Jimmy Wales, le fondateur de Wikipédia a exposé début novembre dans un entretien à la BBC l’état du développement de l’encyclopédie participative en Afrique. Le développement des éditions en langues vernaculaires est difficile mais nécessaire, selon lui, pour garantir au plus grand nombre l’accès à la culture. Le développement progressif du réseau Internet en Afrique devrait pourtant créer une dynamique, et même bouleverser les rapports de force interculturels en l’espace de quelques années, à en croire Jimmy Wales.

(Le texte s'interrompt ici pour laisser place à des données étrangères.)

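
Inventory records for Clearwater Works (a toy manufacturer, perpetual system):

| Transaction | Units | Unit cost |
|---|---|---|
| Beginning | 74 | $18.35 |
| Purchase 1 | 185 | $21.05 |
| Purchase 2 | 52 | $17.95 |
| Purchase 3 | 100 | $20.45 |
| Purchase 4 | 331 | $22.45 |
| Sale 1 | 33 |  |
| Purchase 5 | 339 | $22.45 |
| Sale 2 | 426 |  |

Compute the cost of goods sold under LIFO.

COGS = $10,304.55

Sale 1 (33) [LIFO — newest first]: 33 @ $22.45 = $740.85
Sale 2 (426) [LIFO — newest first]: 339 @ $22.45 + 87 @ $22.45 = $9,563.70
Total COGS = $740.85 + $9,563.70 = $10,304.55
Ending inventory: 74 @ $18.35 + 185 @ $21.05 + 52 @ $17.95 + 100 @ $20.45 + 211 @ $22.45 = $12,967.50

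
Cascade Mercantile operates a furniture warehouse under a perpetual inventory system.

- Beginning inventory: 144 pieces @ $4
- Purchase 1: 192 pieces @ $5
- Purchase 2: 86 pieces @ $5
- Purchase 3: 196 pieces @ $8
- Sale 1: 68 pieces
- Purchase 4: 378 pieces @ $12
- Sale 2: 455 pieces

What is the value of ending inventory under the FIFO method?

Ending inventory = $5,296

Sale 1 (68) [FIFO — oldest first]: 68 @ $4 = $272
Sale 2 (455) [FIFO — oldest first]: 76 @ $4 + 192 @ $5 + 86 @ $5 + 101 @ $8 = $2,502
Total COGS = $272 + $2,502 = $2,774
Ending inventory: 95 @ $8 + 378 @ $12 = $5,296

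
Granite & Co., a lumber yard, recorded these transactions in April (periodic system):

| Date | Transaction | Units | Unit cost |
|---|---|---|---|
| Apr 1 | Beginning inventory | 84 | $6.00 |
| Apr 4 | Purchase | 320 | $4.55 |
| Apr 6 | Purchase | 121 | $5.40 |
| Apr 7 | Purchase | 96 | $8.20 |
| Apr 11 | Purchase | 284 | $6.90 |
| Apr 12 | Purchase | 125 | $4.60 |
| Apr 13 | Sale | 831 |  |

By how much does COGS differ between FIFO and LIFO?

$58.35

FIFO COGS: 84 @ $6.00 + 320 @ $4.55 + 121 @ $5.40 + 96 @ $8.20 + 210 @ $6.90 = $4,849.60
LIFO COGS: 125 @ $4.60 + 284 @ $6.90 + 96 @ $8.20 + 121 @ $5.40 + 205 @ $4.55 = $4,907.95
Difference = |$4,849.60 − $4,907.95| = $58.35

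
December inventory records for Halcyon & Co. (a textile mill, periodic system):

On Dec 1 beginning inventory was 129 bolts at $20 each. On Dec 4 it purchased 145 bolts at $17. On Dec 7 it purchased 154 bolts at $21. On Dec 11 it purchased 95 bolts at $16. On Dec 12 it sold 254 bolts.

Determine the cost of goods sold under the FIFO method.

COGS = $4,705

Dec 12, 254 sold [FIFO — oldest first]: 129 @ $20 + 125 @ $17 = $4,705
Ending inventory: 20 @ $17 + 154 @ $21 + 95 @ $16 = $5,094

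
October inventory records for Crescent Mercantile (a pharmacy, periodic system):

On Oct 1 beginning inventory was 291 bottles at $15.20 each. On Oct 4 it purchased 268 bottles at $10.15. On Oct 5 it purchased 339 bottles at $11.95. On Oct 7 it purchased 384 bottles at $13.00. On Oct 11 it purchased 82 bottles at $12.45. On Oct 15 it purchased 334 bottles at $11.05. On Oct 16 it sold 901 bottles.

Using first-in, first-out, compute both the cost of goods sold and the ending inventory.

Oct 16, 901 sold [FIFO — oldest first]: 291 @ $15.20 + 268 @ $10.15 + 339 @ $11.95 + 3 @ $13.00 = $11,233.45
Ending inventory: 381 @ $13.00 + 82 @ $12.45 + 334 @ $11.05 = $9,664.60

COGS = $11,233.45; ending inventory = $9,664.60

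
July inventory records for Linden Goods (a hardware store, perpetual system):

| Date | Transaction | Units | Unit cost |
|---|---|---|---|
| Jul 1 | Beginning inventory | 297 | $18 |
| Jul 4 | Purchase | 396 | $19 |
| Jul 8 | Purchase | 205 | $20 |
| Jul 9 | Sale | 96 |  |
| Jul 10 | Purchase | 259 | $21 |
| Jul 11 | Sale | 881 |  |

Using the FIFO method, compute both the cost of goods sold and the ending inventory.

Jul 9, 96 sold [FIFO — oldest first]: 96 @ $18 = $1,728
Jul 11, 881 sold [FIFO — oldest first]: 201 @ $18 + 396 @ $19 + 205 @ $20 + 79 @ $21 = $16,901
Total COGS = $1,728 + $16,901 = $18,629
Ending inventory: 180 @ $21 = $3,780

COGS = $18,629; ending inventory = $3,780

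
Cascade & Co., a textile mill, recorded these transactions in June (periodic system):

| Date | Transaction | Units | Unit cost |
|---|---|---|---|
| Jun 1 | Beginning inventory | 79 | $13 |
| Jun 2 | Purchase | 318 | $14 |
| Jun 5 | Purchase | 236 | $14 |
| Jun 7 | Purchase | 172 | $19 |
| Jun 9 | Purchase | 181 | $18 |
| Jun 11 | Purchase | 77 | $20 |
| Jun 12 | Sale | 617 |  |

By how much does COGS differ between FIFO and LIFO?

FIFO COGS: 79 @ $13 + 318 @ $14 + 220 @ $14 = $8,559
LIFO COGS: 77 @ $20 + 181 @ $18 + 172 @ $19 + 187 @ $14 = $10,684
Difference = |$8,559 − $10,684| = $2,125

$2,125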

Internet est une arme pour l’Afrique de l’avis de Jimmy Wales. Dans une interview diffusée par la BBC les 3 et 10 novembre, le fondateur américain de l’encyclopédie participative en ligne Wikipédia affiche une vision optimiste et volontariste. L’objectif de Wikipédia est de donner à tout individu sur la planète un accès gratuit et instantané à la connaissance dans sa propre langue. Et même si aucun de ces objectifs n’est encore véritablement atteint sur le continent africain, Jimmy Wales a bon espoir que la situation évolue.
Une production balbutiante
Peu d’éditions en langue vernaculaire ont véritablement atteint une taille substantielle, regrette Jimmy Wales. Par exemple, l’édition en swahili (Afrique de l’Est) « est autour de 10 000 entrées à présent [14 650 le 16 novembre, ndlr], ce qui est relativement peu comparé à ce que nous considérons comme un projet à succès, soit 200 000 articles », et très loin des 3,1 millions d’entrées de la version anglophone.
Le fondateur s’interroge donc sur la façon de toucher un large public, alors que, toutes langues confondues, « les chiffres de fréquentation depuis l’Afrique sont en fait tellement bas qu’ils sont difficiles à mesurer ». La question porte, pour Jimmy Wales, sur la façon d’intéresser aux éditions en langues locales les personnes qui, en plus de leur langue locale, ont été éduquées en anglais ou en français. Un objectif important, selon lui, « pour aider les gens qui ne savent pas lire l’anglais ni le français ».
Une réflexion inscrite dans le long terme
Cet intérêt porté au développement de Wikipédia en Afrique n’est pas tout à fait nouveau. Depuis plusieurs années, la réflexion a été entamée par Jimmy Wales. En 2007, par exemple, la rock-star des campus universitaires s’exprimait à la première Wikipedia Academy de Johannesburg (vidéo en anglais) :
En 2005, le néerlandais Kasper Souren a pris l’initiative de reverser un dollar l’article (70 centimes d’euros) aux rédacteurs pour l’édition bambara (Mali) de Wikipédia. Un choix critiqué, comme l’a rapporté en 2006 The New York Times, car contre la culture de gratuité de Wikipédia. D’une centaine d’article en août 2006, l’édition bambara est passée à 280 en novembre 2009.
Un réseau peu démocratisé
Mais le premier problème reste celui de l’accès à Internet. « Le nombre de personnes connectées à Internet en Afrique est assez faible, même dans les zones développées », constate Jimmy Wales. En Afrique du Sud, par exemple, « le coût pour une connexion haut-débit est plutôt exorbitant », explique-t-il, entre autres pour des raisons de monopole. Mais tout n’est pas si sombre : en Afrique de Est, « une nouvelle ligne [un câble à fibres optiques, ndlr] a été ouverte, qui a augmenté le débit Internet ».
Jimmy Wales en est certain, tout va changer dans les 5 à 10 ans à venir. A l’heure actuelle, même les médias qui s’intéressent à l’actualité mondiale, comme la BBC, ont toujours une perspective occidentale, remarque-t-il. Mais une multiplication des centres d’intérêts est à prévoir et « nous [Occidentaux, ndlr] allons être influencés par des cultures venant d’endroits dont nous ne connaissons presque rien aujourd’hui ».